Peabody Energy’s management team has emphasized repeatedly that the industry will likely shut in more mines in coming months. One reason that more mines haven’t closed despite weak pricing is that some miners still have longer-term, take-or-pay contracts in place that guarantee superior price realizations. As these agreements expire, producers will further reduce their output.
Peabody Energy’s exposure to pulverized coal injection (PCI) is another advantage. With steel producers looking to reduce costs, they’ve experimented with using more PCI and less metallurgical coal in their furnaces. In 2012 the price of a metric ton of PCI averaged about 69 percent of the cost of a metric ton of hard coking coal; today, this ratio has increased to 80 percent, thanks to robust demand for PCI.
Moreover, Peabody Energy’s operational performance continues to improve. The company made good on management’s promise to reduce its first-quarter Australian mining costs by 10 percent from year-ago levels.
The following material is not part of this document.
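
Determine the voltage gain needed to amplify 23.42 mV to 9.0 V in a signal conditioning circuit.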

The company also lowered its full-year guidance for production costs Down Under to US$80 per metric ton from the low US$80s per metric ton.
Peabody Energy paid down US$100 million of debt in the first quarter of 2013 and another US$100 million at the end of May, making progress toward its stated goal of repaying US$600 million in debt this year. The stock has suffered in recent years because of concerns about the leverage that the firm took on to finance its late 2011 acquisition of MacArthur Coal.
With a dividend yield of 2 percent and a stock price that’s roughly on par with book value, Peabody Energy represents a deep-value play on an eventual recovery in US and global coal markets. Although potential downside appears limited at these levels, prospective investors should note that this trade entails higher risk and could take time to play out.